Thursday, January 03, 2008

Simple Possession of Even Large Quantitites of Drugs Is Not an Aggravated Felony (or a Drug Trafficking or Controlled Substance Offense)

Arce-Vences v. Mukasey, No. 06-60033 (5th Cir. Dec. 21, 2007) (Jolly, Higginbotham, Prado)

First, some background for those of you who aren't familiar with the Texas controlled substance scheme: Texas has no statute that include the elements of possession of marihuana with the intent to distribute it. It does for other controlled substances, but not for marihuana. Instead, there's a statute prohibiting delivery of marihuana, and a separate one criminalizing simple possession of marihuana, with penalties increasing in tandem with the amount of marihuana delivered or possessed.

Arce had a prior Texas conviction for possession of between 50 and 2000 pounds of marihuana. The question here is whether that's an "aggravated felony" under our old friend 8 U.S.C. § 1101(a)(43).

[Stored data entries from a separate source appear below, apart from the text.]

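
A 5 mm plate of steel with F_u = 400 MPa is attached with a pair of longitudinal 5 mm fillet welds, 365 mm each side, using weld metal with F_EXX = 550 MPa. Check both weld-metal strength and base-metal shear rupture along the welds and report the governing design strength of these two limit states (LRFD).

φR_n ≈ 639 kN (weld metal governs)

t_e = 0.707 × 5 = 3.535 mm; L = 730 mm.
Weld metal: φR_n = 0.75 × 0.6 × 550 × 3.535 × 730 × 10⁻³ = 638.7 kN.
Base metal (shear rupture): φR_n = 0.75 × 0.6 × 400 × 5 × 730 × 10⁻³ = 657 kN.
Governing: weld metal.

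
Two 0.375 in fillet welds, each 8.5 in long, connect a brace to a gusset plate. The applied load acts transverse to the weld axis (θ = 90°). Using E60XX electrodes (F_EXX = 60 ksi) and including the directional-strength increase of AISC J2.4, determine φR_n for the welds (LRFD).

t_e = 0.707 × 0.375 = 0.2651 in; A_we = 0.2651 × 17 = 4.507 in².
Directional factor: 1.0 + 0.5 sin^1.5(90°) = 1.5.
F_nw = 0.6 × 60 × 1.5 = 54 ksi.
φR_n = 0.75 × 54 × 4.507 = 182.5 kips.

φR_n ≈ 183 kips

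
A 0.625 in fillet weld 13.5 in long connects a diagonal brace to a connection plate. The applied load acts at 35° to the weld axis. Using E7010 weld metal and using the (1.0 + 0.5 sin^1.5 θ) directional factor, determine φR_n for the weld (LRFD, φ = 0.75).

E70XX → F_EXX = 70 ksi.
t_e = 0.707 × 0.625 = 0.4419 in; A_we = 0.4419 × 13.5 = 5.965 in².
Directional factor: 1.0 + 0.5 sin^1.5(35°) = 1.217.
F_nw = 0.6 × 70 × 1.217 = 51.12 ksi.
φR_n = 0.75 × 51.12 × 5.965 = 228.7 kip.

φR_n ≈ 229 kip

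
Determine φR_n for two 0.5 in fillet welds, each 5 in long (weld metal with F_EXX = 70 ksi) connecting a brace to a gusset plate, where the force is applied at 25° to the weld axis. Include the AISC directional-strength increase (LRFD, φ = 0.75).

t_e = 0.707 × 0.5 = 0.3535 in; A_we = 0.3535 × 10 = 3.535 in².
Directional factor: 1.0 + 0.5 sin^1.5(25°) = 1.137.
F_nw = 0.6 × 70 × 1.137 = 47.77 ksi.
φR_n = 0.75 × 47.77 × 3.535 = 126.6 kips.

φR_n ≈ 127 kips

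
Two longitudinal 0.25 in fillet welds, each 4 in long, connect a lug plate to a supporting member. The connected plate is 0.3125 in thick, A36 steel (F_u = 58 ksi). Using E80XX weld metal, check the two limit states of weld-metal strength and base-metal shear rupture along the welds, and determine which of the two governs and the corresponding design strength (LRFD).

E80XX → F_EXX = 80 ksi.
t_e = 0.707 × 0.25 = 0.1767 in; L = 8 in.
Weld metal: φR_n = 0.75 × 0.6 × 80 × 0.1767 × 8 = 50.9 kip.
Base metal (shear rupture): φR_n = 0.75 × 0.6 × 58 × 0.3125 × 8 = 65.25 kip.
Governing: weld metal.

φR_n ≈ 50.9 kip (weld metal governs)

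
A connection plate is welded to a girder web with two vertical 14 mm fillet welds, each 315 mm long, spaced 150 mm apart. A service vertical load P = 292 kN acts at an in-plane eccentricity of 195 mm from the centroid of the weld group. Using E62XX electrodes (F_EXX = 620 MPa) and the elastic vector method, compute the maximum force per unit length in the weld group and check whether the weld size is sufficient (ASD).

f_max ≈ 1400 N/mm; adequate

Total weld length L_w = 630 mm. Treat welds as unit-width lines.
Polar moment about centroid: J = 2[d³/12 + d(b/2)²] = 2[315³/12 + 315×75²] = 8753000 mm³.
Direct shear f_v = P/L_w = 292×10³ / 630 = 463.5 N/mm (vertical).
Torsion M = P·e = 292×10³ × 195 = 56940000 N·mm.
Critical point at (x, y) = (75, 157.5) from centroid. f_tx = M·y/J = 1025 N/mm; f_ty = M·x/J = 487.9 N/mm.
Resultant f_max = √[f_tx² + (f_v + f_ty)²] = √[1025² + (463.5 + 487.9)²] = 1398 N/mm.
Capacity per unit length: r_n/Ω = (1/2.0) × 0.6 × 620 × (0.707 × 14) = 1841 N/mm.
1398 ≤ 1841 → adequate.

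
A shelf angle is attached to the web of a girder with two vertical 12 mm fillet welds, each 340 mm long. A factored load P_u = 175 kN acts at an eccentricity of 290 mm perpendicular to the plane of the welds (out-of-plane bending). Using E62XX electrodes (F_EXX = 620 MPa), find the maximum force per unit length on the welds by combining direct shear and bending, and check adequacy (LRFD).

L_w = 2 × 340 = 680 mm; section modulus (unit throat) S = 2 × L²/6 = 38530 mm².
Direct shear f_v = P/L_w = 175×10³/680 = 257.4 N/mm.
Moment M = P × e = 175×10³ × 290 = 50750000 N·mm; bending f_b = M/S = 1317 N/mm.
f_max = √(f_v² + f_b²) = √(257.4² + 1317²) = 1342 N/mm.
φr_n = 0.75 × 0.6 × 620 × (0.707 × 12) = 2367 N/mm → adequate.

f_max ≈ 1340 N/mm; adequate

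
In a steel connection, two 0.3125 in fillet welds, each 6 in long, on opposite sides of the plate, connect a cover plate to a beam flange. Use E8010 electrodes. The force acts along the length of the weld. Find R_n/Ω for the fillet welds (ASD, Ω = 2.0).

E80XX → F_EXX = 80 ksi.
Effective throat t_e = 0.707 × 0.3125 = 0.2209 in.
Total length L = 12 in; A_we = 0.2209 × 12 = 2.651 in².
F_nw = 0.6 F_EXX = 0.6 × 80 = 48 ksi.
R_n = 48 × 2.651 = 127.3 kips; R_n/Ω = 127.3/2.0 = 63.63 kips.

R_n/Ω ≈ 63.6 kips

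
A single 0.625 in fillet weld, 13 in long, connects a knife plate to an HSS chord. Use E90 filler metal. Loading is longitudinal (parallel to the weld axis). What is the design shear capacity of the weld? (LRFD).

φR_n ≈ 233 kips

E90XX → F_EXX = 90 ksi.
Effective throat t_e = 0.707 × 0.625 = 0.4419 in.
Total length L = 13 in; A_we = 0.4419 × 13 = 5.744 in².
F_nw = 0.6 F_EXX = 0.6 × 90 = 54 ksi.
φR_n = 0.75 × 54 × 5.744 = 232.6 kips.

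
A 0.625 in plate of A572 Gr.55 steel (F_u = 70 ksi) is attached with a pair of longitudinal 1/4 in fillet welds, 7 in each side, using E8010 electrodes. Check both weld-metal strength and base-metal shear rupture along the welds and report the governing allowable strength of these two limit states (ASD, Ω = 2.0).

R_n/Ω ≈ 59.4 kips (weld metal governs)

E80XX → F_EXX = 80 ksi.
t_e = 0.707 × 0.25 = 0.1767 in; L = 14 in.
Weld metal: R_n/Ω = (1/2.0) × 0.6 × 80 × 0.1767 × 14 = 59.39 kips.
Base metal (shear rupture): R_n/Ω = (1/2.0) × 0.6 × 70 × 0.625 × 14 = 183.8 kips.
Governing: weld metal.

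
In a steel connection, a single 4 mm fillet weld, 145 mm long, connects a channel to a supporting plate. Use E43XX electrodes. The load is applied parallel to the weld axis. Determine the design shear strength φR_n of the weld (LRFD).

φR_n ≈ 79.3 kN

E43XX → F_EXX = 430 MPa.
Effective throat t_e = 0.707 × 4 = 2.828 mm.
Total length L = 145 mm; A_we = 2.828 × 145 = 410.1 mm².
F_nw = 0.6 F_EXX = 0.6 × 430 = 258 MPa.
φR_n = 0.75 × 258 × 410.1 × 10⁻³ = 79.35 kN.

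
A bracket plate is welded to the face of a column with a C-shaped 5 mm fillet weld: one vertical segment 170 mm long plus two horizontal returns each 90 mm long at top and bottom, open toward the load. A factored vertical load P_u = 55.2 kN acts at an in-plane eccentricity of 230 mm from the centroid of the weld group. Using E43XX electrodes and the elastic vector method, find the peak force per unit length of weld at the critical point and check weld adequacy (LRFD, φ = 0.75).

f_max ≈ 791 N/mm; NOT adequate

E43XX → F_EXX = 430 MPa.
Total weld length L_w = 350 mm. Treat welds as unit-width lines.
Centroid: x̄ = 2×90×45 / 350 = 23.14 mm from the vertical weld.
Polar moment about centroid: J = I_x + I_y = [170³/12 + 2×90×85²] + [170×23.14² + 2(90³/12 + 90×21.86²)] = 2008000 mm³.
Direct shear f_v = P/L_w = 55.2×10³ / 350 = 157.7 N/mm (vertical).
Torsion M = P·e = 55.2×10³ × 230 = 12696000 N·mm.
Critical point at (x, y) = (66.86, 85) from centroid. f_tx = M·y/J = 537.3 N/mm; f_ty = M·x/J = 422.6 N/mm.
Resultant f_max = √[f_tx² + (f_v + f_ty)²] = √[537.3² + (157.7 + 422.6)²] = 790.9 N/mm.
Capacity per unit length: φr_n = 0.75 × 0.6 × 430 × (0.707 × 5) = 684 N/mm.
790.9 > 684 → NOT adequate.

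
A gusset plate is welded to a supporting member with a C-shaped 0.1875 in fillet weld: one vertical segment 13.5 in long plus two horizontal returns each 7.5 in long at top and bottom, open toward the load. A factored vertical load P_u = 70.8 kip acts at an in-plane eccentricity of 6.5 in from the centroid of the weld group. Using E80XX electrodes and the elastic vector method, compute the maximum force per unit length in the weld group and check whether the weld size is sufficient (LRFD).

E80XX → F_EXX = 80 ksi.
Total weld length L_w = 28.5 in. Treat welds as unit-width lines.
Centroid: x̄ = 2×7.5×3.75 / 28.5 = 1.974 in from the vertical weld.
Polar moment about centroid: J = I_x + I_y = [13.5³/12 + 2×7.5×6.75²] + [13.5×1.974² + 2(7.5³/12 + 7.5×1.776²)] = 1059 in³.
Direct shear f_v = P/L_w = 70.8 / 28.5 = 2.484 kip/in (vertical).
Torsion M = P·e = 70.8 × 6.5 = 460.2 kip·in.
Critical point at (x, y) = (5.526, 6.75) from centroid. f_tx = M·y/J = 2.934 kip/in; f_ty = M·x/J = 2.402 kip/in.
Resultant f_max = √[f_tx² + (f_v + f_ty)²] = √[2.934² + (2.484 + 2.402)²] = 5.7 kip/in.
Capacity per unit length: φr_n = 0.75 × 0.6 × 80 × (0.707 × 0.1875) = 4.772 kip/in.
5.7 > 4.772 → NOT adequate.

f_max ≈ 5.7 kip/in; NOT adequate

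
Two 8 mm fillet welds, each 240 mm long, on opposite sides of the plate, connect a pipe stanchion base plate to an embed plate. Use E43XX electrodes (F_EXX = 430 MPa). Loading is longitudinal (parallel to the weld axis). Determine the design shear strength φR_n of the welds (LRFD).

Effective throat t_e = 0.707 × 8 = 5.656 mm.
Total length L = 480 mm; A_we = 5.656 × 480 = 2715 mm².
F_nw = 0.6 F_EXX = 0.6 × 430 = 258 MPa.
φR_n = 0.75 × 258 × 2715 × 10⁻³ = 525.3 kN.

φR_n ≈ 525 kN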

The answer: no. The court observed that under the Supreme Court's decision in Lopez v. Gonzales, "to constitute an aggravated felony . . . a prior state offense must either involve some sort of commercial dealing or be punishable as a federal felony under the Controlled Substances Act." Arce's prior conviction for simple possession, even of 50 to 2000 pounds of marihuana, doesn't pass either test. Simple possession doesn't involve commerical dealing, and "[e]ven though possession of a large amount of drugs may support a conviction for the federal felony of possession with intent to distribute, simple possession is only a misdemeanor under federal law." And although the opinion doesn't mention it, that's exactly what the Supreme Court suggested in Lopez (see 127 S. Ct. 625 nn.4, 10 & accompanying text).

But don't make the mistake of thinking that Arce-Vences is limited to the § 1101(a)(43) aggravated felony definition. Its holding---that simple possession of a large quantity of a drug is still just simple possession---should also apply to other drug offense definitions that exclude simple possession: §2L1.2 ("drug trafficking offense"), §4B1.2 ("controlled substance offense"), and 18 U.S.C. §924(c)(2) ("drug trafficking crime"). Arce-Vences should also put to rest any lingering concerns about the reasoning in the since-withdrawn panel opinion in United States v. Gutierrez-Bautista, which held that a state drug statute encompassing simple possession of more than 28 grams of methamphetamine, and incongruously captioned "trafficking," was categorically a §2L1.2 DTO because the statute essentially treated drug quantity as a proxy for an intent to distribute. The replacement opinion in Gutierrez-Bautista relied on entirely different reasoning to support the enhancement in that case, so Arce-Vences is the controlling authority on this issue.